Attention deficit hyperactivity disorder (ADHD) is one of the most common diagnoses of behavioral problems among school-aged children. ADHD diagnoses remain controversial since they are perceived as stigmatizing, and drug-based therapies may be accompanied by severe side effects.
Against this background, IZA fellow Hannes Schwandt (University of Zurich) and Amelie Wuppermann (LMU Munich) report a stunning empirical finding: the probability of being diagnosed with ADHD strongly depends on the relative age of a student in their grade.
In Germany, the age of primary school entry is governed by a cutoff date. A few days between birthday and cutoff date thus determine whether a student is among the oldest or youngest of the school cohort. This may have severe consequences, the study shows.
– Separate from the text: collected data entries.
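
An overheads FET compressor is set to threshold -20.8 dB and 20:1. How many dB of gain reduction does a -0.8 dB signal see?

19 dB

-0.8 dB exceeds the threshold by 20 dB.
A 20:1 ratio leaves 1 dB of that excess.
Gain reduction = 20 − 1 = 19 dB.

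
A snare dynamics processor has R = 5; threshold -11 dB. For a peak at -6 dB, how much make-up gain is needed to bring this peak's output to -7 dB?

The peak compresses to -11 + 5/5 = -10 dB.
To reach -7 dB requires -7 − (-10) = 3 dB of make-up.

3 dB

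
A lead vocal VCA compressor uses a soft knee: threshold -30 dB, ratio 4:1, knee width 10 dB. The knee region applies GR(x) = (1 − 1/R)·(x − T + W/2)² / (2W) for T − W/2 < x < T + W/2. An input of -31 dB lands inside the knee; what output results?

x − T + W/2 = -31 − (-30) + 5 = 4.
GR = (1 − 1/4) × 4² / 20 = 0.75 × 16 / 20 = 0.6 dB.
Output = -31 − 0.6 = -31.6 dB.

-31.6 dB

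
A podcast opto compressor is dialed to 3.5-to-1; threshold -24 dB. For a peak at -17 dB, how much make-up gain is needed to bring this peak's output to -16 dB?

6 dB

Overshoot 7 dB → 7/3.5 = 2 dB after compression, so the compressed level is -24 + 2 = -22 dB.
Make-up = target − compressed = -16 − (-22) = 6 dB.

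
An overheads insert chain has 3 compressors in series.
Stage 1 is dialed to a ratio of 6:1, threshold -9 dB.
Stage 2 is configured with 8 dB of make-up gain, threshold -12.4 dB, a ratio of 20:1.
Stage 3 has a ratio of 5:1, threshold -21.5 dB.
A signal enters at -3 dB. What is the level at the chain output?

Stage 1: -3 dB is 6 dB over -9 dB; at 6:1 that becomes 1 dB over, giving -8 dB.
Stage 2: -8 dB is 4.4 dB over -12.4 dB; at 20:1 that becomes 0.22 dB over, giving -12.18 dB; +8 dB make-up → -4.18 dB.
Stage 3: overshoot 17.32 dB → 17.32/5 = 3.464 dB → -18.036 dB.

-18.036 dB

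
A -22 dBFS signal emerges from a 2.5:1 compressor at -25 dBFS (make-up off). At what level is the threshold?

-27 dBFS

Let T be the threshold. Output overshoot = (input overshoot)/R, so -25 − T = (-22 − T)/2.5.
2.5·(-25 − T) = -22 − T → 1.5·T = -62.5 − (-22) = -40.5.
T = -40.5/1.5 = -27 dBFS.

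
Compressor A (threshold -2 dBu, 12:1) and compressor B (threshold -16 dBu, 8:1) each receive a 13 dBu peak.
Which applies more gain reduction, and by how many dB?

A: overshoot 15 dB → output overshoot 1.25 dB → GR 13.75 dB.
B: overshoot 29 dB → output overshoot 3.625 dB → GR 25.375 dB.
B reduces 11.625 dB more.

B, by 11.625 dB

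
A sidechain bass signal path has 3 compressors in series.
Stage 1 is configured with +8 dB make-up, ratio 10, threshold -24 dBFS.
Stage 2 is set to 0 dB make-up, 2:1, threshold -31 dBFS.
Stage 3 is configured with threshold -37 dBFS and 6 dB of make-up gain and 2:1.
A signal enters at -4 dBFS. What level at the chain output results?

-23.75 dBFS

Stage 1: 20 dB above -24 dBFS, reduced 10:1 to 2 dB above → -22 dBFS; +8 dB make-up → -14 dBFS.
Stage 2: overshoot 17 dB → 17/2 = 8.5 dB → -22.5 dBFS.
Stage 3: -22.5 dBFS is 14.5 dB over -37 dBFS; at 2:1 that becomes 7.25 dB over, giving -29.75 dBFS; +6 dB make-up → -23.75 dBFS.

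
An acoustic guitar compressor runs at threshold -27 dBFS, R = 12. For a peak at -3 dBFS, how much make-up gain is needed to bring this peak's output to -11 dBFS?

Without make-up, output = threshold + overshoot/12 = -27 + 2 = -25 dBFS.
Gap to target: 14 dB.

14 dB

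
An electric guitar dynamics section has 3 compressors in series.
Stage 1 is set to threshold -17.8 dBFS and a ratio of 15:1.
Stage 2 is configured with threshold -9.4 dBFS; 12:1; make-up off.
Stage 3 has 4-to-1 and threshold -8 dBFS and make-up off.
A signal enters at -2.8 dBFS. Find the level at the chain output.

-16.8 dBFS

Stage 1: overshoot 15 dB → 15/15 = 1 dB → -16.8 dBFS.
Stage 2: -16.8 dBFS is at or below the -9.4 dBFS threshold — no compression; output -16.8 dBFS.
Stage 3: below threshold (-16.8 ≤ -8); passes unchanged; output -16.8 dBFS.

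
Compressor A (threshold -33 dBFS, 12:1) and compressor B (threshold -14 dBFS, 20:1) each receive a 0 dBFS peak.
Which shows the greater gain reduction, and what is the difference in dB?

A: GR = 33 − 33/12 = 30.25 dB.
B: GR = 14 − 14/20 = 13.3 dB.
A reduces 16.95 dB more.

A, by 16.95 dB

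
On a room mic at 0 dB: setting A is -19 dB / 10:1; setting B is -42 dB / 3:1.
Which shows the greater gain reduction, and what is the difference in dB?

B, by 10.9 dB

A: overshoot 19 dB → output overshoot 1.9 dB → GR 17.1 dB.
B: overshoot 42 dB → output overshoot 14 dB → GR 28 dB.
Difference: 10.9 dB in favour of B.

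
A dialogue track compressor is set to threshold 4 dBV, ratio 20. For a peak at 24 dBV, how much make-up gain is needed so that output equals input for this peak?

Overshoot 20 dB → 20/20 = 1 dB after compression, so the compressed level is 4 + 1 = 5 dBV.
Make-up = target − compressed = 24 − 5 = 19 dB.

19 dB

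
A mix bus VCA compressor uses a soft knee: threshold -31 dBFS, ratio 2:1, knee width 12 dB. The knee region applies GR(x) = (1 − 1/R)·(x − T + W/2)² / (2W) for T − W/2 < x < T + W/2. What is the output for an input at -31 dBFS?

x − T + W/2 = -31 − (-31) + 6 = 6.
GR = (1 − 1/2) × 6² / 24 = 0.5 × 36 / 24 = 0.75 dB.
Output = -31 − 0.75 = -31.75 dBFS.

-31.75 dBFS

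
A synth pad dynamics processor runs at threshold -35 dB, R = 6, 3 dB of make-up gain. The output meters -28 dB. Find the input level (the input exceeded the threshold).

-11 dB

Before make-up, the level was -28 − 3 = -31 dB.
That's 4 dB above the -35 dB threshold.
Undo the ratio: input overshoot = 4 × 6 = 24 dB, giving input = -11 dB.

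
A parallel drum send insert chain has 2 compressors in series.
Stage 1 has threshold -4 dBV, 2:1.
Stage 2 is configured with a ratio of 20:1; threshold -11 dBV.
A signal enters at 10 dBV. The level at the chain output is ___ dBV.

Stage 1: 14 dB above -4 dBV, reduced 2:1 to 7 dB above → 3 dBV.
Stage 2: 14 dB above -11 dBV, reduced 20:1 to 0.7 dB above → -10.3 dBV.

-10.3 dBV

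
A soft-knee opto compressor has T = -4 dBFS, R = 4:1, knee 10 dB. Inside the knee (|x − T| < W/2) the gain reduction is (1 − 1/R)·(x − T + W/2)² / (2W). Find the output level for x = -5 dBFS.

x − T + W/2 = -5 − (-4) + 5 = 4.
GR = (1 − 1/4) × 4² / 20 = 0.75 × 16 / 20 = 0.6 dB.
Output = -5 − 0.6 = -5.6 dBFS.

-5.6 dBFS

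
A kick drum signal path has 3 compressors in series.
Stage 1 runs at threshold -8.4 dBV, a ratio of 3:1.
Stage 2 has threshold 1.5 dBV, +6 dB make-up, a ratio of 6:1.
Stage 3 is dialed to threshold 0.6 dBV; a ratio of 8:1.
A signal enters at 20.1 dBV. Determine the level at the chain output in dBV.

Stage 1: 20.1 dBV is 28.5 dB over -8.4 dBV; at 3:1 that becomes 9.5 dB over, giving 1.1 dBV.
Stage 2: 1.1 dBV is at or below the 1.5 dBV threshold — no compression; make-up brings it to 7.1 dBV.
Stage 3: overshoot 6.5 dB → 6.5/8 = 0.8125 dB → 1.4125 dBV.

1.4125 dBV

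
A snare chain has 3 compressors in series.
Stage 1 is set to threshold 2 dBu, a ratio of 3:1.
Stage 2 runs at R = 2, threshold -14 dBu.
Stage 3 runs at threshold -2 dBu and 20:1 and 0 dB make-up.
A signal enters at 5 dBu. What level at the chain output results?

-5.5 dBu

Stage 1: overshoot 3 dB → 3/3 = 1 dB → 3 dBu.
Stage 2: 17 dB above -14 dBu, reduced 2:1 to 8.5 dB above → -5.5 dBu.
Stage 3: below threshold (-5.5 ≤ -2); passes unchanged; output -5.5 dBu.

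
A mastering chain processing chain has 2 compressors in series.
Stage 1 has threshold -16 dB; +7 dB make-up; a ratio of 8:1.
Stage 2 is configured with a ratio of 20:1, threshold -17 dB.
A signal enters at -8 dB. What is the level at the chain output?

-16.55 dB

Stage 1: overshoot 8 dB → 8/8 = 1 dB → -15 dB; +7 dB make-up → -8 dB.
Stage 2: -8 dB is 9 dB over -17 dB; at 20:1 that becomes 0.45 dB over, giving -16.55 dB.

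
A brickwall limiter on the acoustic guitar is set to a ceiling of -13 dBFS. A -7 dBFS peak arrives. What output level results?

A brickwall limiter is an ∞:1 compressor: any input above the ceiling is clamped to -13 dBFS.

-13 dBFS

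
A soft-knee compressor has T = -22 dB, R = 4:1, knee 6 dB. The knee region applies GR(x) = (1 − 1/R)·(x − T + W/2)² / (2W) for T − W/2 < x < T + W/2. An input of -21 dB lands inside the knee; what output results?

x − T + W/2 = -21 − (-22) + 3 = 4.
GR = (1 − 1/4) × 4² / 12 = 0.75 × 16 / 12 = 1 dB.
Output = -21 − 1 = -22 dB.

-22 dB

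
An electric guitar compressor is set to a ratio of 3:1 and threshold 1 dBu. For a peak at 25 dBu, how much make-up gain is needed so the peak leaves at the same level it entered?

16 dB

Without make-up, output = threshold + overshoot/3 = 1 + 8 = 9 dBu.
Gap to target: 16 dB.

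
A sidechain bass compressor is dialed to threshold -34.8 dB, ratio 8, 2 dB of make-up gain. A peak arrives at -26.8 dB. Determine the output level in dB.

Overshoot: -26.8 − (-34.8) = 8 dB.
The 8 dB excess becomes 1 dB after 8:1 reduction.
So the level is -34.8 + 1 = -33.8 dB; make-up adds 2 dB, giving -31.8 dB.

-31.8 dB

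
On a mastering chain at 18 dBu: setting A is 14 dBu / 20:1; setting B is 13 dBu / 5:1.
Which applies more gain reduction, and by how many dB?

A: GR = 4 − 4/20 = 3.8 dB.
B: GR = 5 − 5/5 = 4 dB.
Difference: 0.2 dB in favour of B.

B, by 0.2 dB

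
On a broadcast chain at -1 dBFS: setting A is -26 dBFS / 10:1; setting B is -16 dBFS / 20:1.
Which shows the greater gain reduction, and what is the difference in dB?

A, by 8.25 dB

A: overshoot 25 dB → output overshoot 2.5 dB → GR 22.5 dB.
B: overshoot 15 dB → output overshoot 0.75 dB → GR 14.25 dB.
A applies 8.25 dB more gain reduction.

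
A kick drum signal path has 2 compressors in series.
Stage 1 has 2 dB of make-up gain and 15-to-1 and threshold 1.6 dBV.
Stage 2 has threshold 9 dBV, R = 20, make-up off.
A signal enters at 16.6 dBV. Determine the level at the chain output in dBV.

4.6 dBV

Stage 1: 15 dB above 1.6 dBV, reduced 15:1 to 1 dB above → 2.6 dBV; +2 dB make-up → 4.6 dBV.
Stage 2: 4.6 dBV is at or below the 9 dBV threshold — no compression; output 4.6 dBV.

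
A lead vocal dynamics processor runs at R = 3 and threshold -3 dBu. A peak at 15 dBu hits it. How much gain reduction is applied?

12 dB

15 dBu exceeds the threshold by 18 dB.
A 3:1 ratio leaves 6 dB of that excess.
GR = overshoot in − overshoot out = 18 − 6 = 12 dB.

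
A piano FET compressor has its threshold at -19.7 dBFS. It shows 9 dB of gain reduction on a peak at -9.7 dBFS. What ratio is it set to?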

Based on administrative health claims records of 7 million children between 4 and 14 years in 2008-2011, the authors find that children born in the last month before the cutoff date, who are usually among the youngest in their class, have a significantly higher probability of ADHD diagnosis (5.3 %) than children born in the month after the cutoff date (4.3 %). The figure illustrates the discontinuities around the cutoff dates:
According to the researchers, this may be due to teachers and parents comparing children to their grade mates. Higher prevalence of impulsive behavior and inattention among younger children is then potentially misdiagnosed as ADHD.
“It is crucial to raise the awareness among doctors, parents and teachers that ADHD symptoms depend on a child’s actual age while differences in age are large within today’s classrooms,” the authors say, hoping that their findings are recognized in medical practice to reduce ADHD misdiagnoses. They also suggest making school-starting age regulations more flexible and deciding on a case-by-case basis to account for the individual development of students.